И наконец, сиськи. Что за дурацкие штуки для кормления детей? Женщинам приходится носить их на себе всю жизнь, они трясутся, мешаются, все это прямо у них под носом, и при этом пользуются они ими от силы в течение двух или трех лет. Сисек я насмотрелся вдоволь, а Эл еще пробовал показать мне разницу между хорошими сиськами и плохими. В основном различие состоит в объеме и заостренности. Если пролистать журнал «Нешнл Джиогрэфик», то можно заметить, что они не сильно отличаются от того, что имеется у козы или коровы, разве что находятся в более неудобном месте.

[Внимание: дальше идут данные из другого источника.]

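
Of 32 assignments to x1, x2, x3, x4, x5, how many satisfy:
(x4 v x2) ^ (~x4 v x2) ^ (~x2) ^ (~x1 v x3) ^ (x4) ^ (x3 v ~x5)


CNF with 6 clauses over 5 vars (32 assignments).
An assignment satisfies CNF iff every clause has >=1 true literal.
Check each row (bits = x1,x2,x3,x4,x5; clause T/F shown):
  row 0 [00000]: clauses=FTTTFT -> 0
  row 1 [00001]: clauses=FTTTFF -> 0
  row 2 [00010]: clauses=TFTTTT -> 0
  row 3 [00011]: clauses=TFTTTF -> 0
  row 4 [00100]: clauses=FTTTFT -> 0
  row 5 [00101]: clauses=FTTTFT -> 0
  row 6 [00110]: clauses=TFTTTT -> 0
  row 7 [00111]: clauses=TFTTTT -> 0
  row 8 [01000]: clauses=TTFTFT -> 0
  row 9 [01001]: clauses=TTFTFF -> 0
  row 10 [01010]: clauses=TTFTTT -> 0
  row 11 [01011]: clauses=TTFTTF -> 0
  row 12 [01100]: clauses=TTFTFT -> 0
  row 13 [01101]: clauses=TTFTFT -> 0
  row 14 [01110]: clauses=TTFTTT -> 0
  row 15 [01111]: clauses=TTFTTT -> 0
  row 16 [10000]: clauses=FTTFFT -> 0
  row 17 [10001]: clauses=FTTFFF -> 0
  row 18 [10010]: clauses=TFTFTT -> 0
  row 19 [10011]: clauses=TFTFTF -> 0
  row 20 [10100]: clauses=FTTTFT -> 0
  row 21 [10101]: clauses=FTTTFT -> 0
  row 22 [10110]: clauses=TFTTTT -> 0
  row 23 [10111]: clauses=TFTTTT -> 0
  row 24 [11000]: clauses=TTFFFT -> 0
  row 25 [11001]: clauses=TTFFFF -> 0
  row 26 [11010]: clauses=TTFFTT -> 0
  row 27 [11011]: clauses=TTFFTF -> 0
  row 28 [11100]: clauses=TTFTFT -> 0
  row 29 [11101]: clauses=TTFTFT -> 0
  row 30 [11110]: clauses=TTFTTT -> 0
  row 31 [11111]: clauses=TTFTTT -> 0
Full result column, 8 rows per line (x1,x2 fixed per line; x3,x4,x5 runs 000..111 left to right):
  rows 0-7 [x1,x2=00]: 00000000  (ones: 0)
  rows 8-15 [x1,x2=01]: 00000000  (ones: 0)
  rows 16-23 [x1,x2=10]: 00000000  (ones: 0)
  rows 24-31 [x1,x2=11]: 00000000  (ones: 0)
Satisfying assignments = 0+0+0+0 = 0

0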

Всю дорогу от заведения, где дают напрокат смокинги, Эл пристает ко мне со своими глупостями. Говорит, он уверен, что я смогу «уложить» эту девчонку. Он имеет в виду, что думает, будто она позволит мне себя трахнуть. Он знает двух парней, которым случалось ее «иметь». Предполагается, что это здорово. Видел я эту Дорис Робинсон. Обычная девчонка с обыкновенными ногами, обыкновенной попкой и чуть более крупными, чем они обыкновенно бывают, сиськами. У Дорис всегда такой вид, что становится ясно: она никогда и никуда не полетит ни при каких обстоятельствах. А вообще она чем-то похожа на мою золотисто-коричневую, то есть «коричную», канарейку — такая же рыжеватая, невысокая, с веснушками. Знаю, матери понравится, когда она увидит, что я иду на бал с девушкой, которая выглядит как Дорис. Элу тоже хочется посмотреть, как я пойду на бал с Дорис. Элу хочется, чтобы она меня трахнула. А вот чего хочется матери, я не знаю.